Aller au contenu principal
article

La bulle de l’IA a un prix, et il risque d’être cher à payer

10 décembre 2025
|
Par Jonathan Martineau

Source: Media Relations

Cet article a été publié dans Le Devoir.

Les technologies d’intelligence artificielle (IA) sont présentement au cœur d’un épisode d’investissement massif comparable aux plus importants emballements boursiers de l’histoire économique, des chemins de fer au XIXe siècle à Internet et son fameux moment « point com » à la fin du XXe. Les grandes compagnies qui développent ces technologies algorithmiques attirent des niveaux époustouflants d’investissements.

À preuve, neuf des dix plus grandes compagnies au monde en capitalisation boursière sont dans le secteur des technologies et de l’IA. Nvidia, l’entreprise qui détient un quasi-monopole sur les fameux processeurs graphiques nécessaires au fonctionnement de l’IA, atteint désormais une valorisation boursière absolument ahurissante de 4,4 billions de dollars. Nous observons également des taux de concentration de valeur boursière inédits : les dix plus grandes compagnies américaines, dont huit sont des compagnies technologiques, comptent pour un peu plus de 40 % de la valeur totale du S&P 500 — et sont responsables de 80 % des revenus et de 90 % des dépenses en capital dans la dernière année.

Ces géants de la technologie investissent massivement dans l’infrastructure nécessaire au fonctionnement de l’IA, notamment les centres de données, qui à eux seuls représentent 50 % de la croissance du PIB américain dans la dernière année. Autrement dit, l’IA n’est pas que la locomotive de l’économie à l’heure actuelle, mais presque le train complet.

De plus en plus d’observateurs, toutefois, tirent désormais la sonnette d’alarme : le train de l’IA pourrait bien se diriger tout droit vers le précipice. Nous sommes au beau milieu d’une « bulle de l’IA », c’est-à-dire un épisode de spéculation où les investissements boursiers viennent gonfler artificiellement la valeur des compagnies du secteur alors que les investisseurs se précipitent sur les actions de Nvidia et autres afin d’obtenir une part des profits futurs qui seront générés par ces entreprises. Pour que cette bulle de l’IA tienne ses promesses, il faudrait que la technologie soit effroyablement efficace dans tous les secteurs de l’économie afin d’augmenter la productivité de façon marquée, ce qui créerait une demande soutenue pour les produits et services des géants de l’IA.

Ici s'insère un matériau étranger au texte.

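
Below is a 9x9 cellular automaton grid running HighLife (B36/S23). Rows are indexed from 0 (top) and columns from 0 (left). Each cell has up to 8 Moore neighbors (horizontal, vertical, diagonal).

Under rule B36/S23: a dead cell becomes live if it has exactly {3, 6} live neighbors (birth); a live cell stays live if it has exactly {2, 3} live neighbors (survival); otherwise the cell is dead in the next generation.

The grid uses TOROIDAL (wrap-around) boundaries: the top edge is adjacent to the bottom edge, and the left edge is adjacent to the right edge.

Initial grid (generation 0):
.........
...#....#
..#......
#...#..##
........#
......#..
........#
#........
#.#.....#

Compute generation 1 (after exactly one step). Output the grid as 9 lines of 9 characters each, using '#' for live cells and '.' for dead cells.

Simulating step by step:
Generation 0 (given above): 14 live cells
Generation 1: 16 live cells
(generation 1 grid is the final answer)

Answer: #.......#
.........
#..#...#.
#......##
#.......#
.......#.
.........
##.......
##......#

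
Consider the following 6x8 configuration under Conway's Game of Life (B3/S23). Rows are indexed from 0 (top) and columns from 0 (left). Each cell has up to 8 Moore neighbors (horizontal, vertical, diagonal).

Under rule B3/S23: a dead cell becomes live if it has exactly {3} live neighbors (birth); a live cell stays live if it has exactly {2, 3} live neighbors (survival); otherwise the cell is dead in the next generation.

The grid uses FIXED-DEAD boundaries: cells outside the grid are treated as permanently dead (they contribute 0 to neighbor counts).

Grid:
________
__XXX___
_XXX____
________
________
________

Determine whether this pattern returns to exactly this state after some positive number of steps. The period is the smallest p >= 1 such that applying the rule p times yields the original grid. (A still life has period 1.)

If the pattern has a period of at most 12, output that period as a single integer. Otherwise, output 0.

Simulating and comparing each generation to the original:
Gen 0 (original, given above): 6 live cells
Gen 1: 6 live cells, differs from original
Gen 2: 6 live cells, MATCHES original -> period = 2

Answer: 2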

C’est, bien sûr, le souhait et le discours véhiculés par ceux qui profitent de la frénésie actuelle.

Le seul hic, toutefois, c’est que ces profits futurs sont, justement, largement spéculatifs.

À l’heure actuelle, ils reposent largement sur une économie de la promesse et un battage médiatique assourdissant entretenu par le secteur lui-même. Or, l’implantation des technologies d’IA fait la manchette partout, sauf dans les statistiques de productivité. Le Prix Nobel d’économie Daron Acemoğlu estime d’ailleurs que les gains en productivité attribuables à l’IA générative seront beaucoup moins importants qu’attendu. D’autres observateurs font état, dans certains secteurs, de mises à pied faussement attribuées à l’implantation de l’IA, qui découleraient en fait de bonnes vieilles stratégies de réduction des coûts.

De plus en plus d’indicateurs laissent entrevoir un effet beaucoup plus limité de l’IA sur la performance de l’économie et des profits qui risquent fort de ne pas être à la hauteur des promesses et des souhaits de ses chantres de la Silicon Valley. Comme dans les cas historiques précédents d’emballement spéculatif, le rendement de ces investissements massifs ne se matérialisant pas, une correction de marché s’effectuera, provoquant une crise financière et probablement une reconfiguration importante du secteur. Si une récession s’ensuit, elle risque de causer davantage de pertes d’emploi que l’IA comme telle.

De plus, une rétroaction spéculative s’est mise en place, où les investissements titanesques dans les centres de données, appuyés aux États-Unis par le gouvernement Trump et son projet Stargate de 500 milliards de dollars, stimulent à leur tour des investissements dans le secteur énergétique afin d’un jour alimenter ces centres en électricité. Plus d’IA, plus de centres de données, plus de production d’énergie fossile : les conséquences de la bulle de l’IA débordent largement des places boursières et du secteur des hautes technologies.

L’éclatement de la bulle se fera également sentir partout. Il donnera lieu à un réalignement important de la valeur boursière de certaines compagnies sur leur valeur réelle, mais nous laissera avec un problème complexe : l’hypertrophie d’un secteur technologique peu profitable, et dont les conséquences environnementales et sociales sont extrêmement dommageables.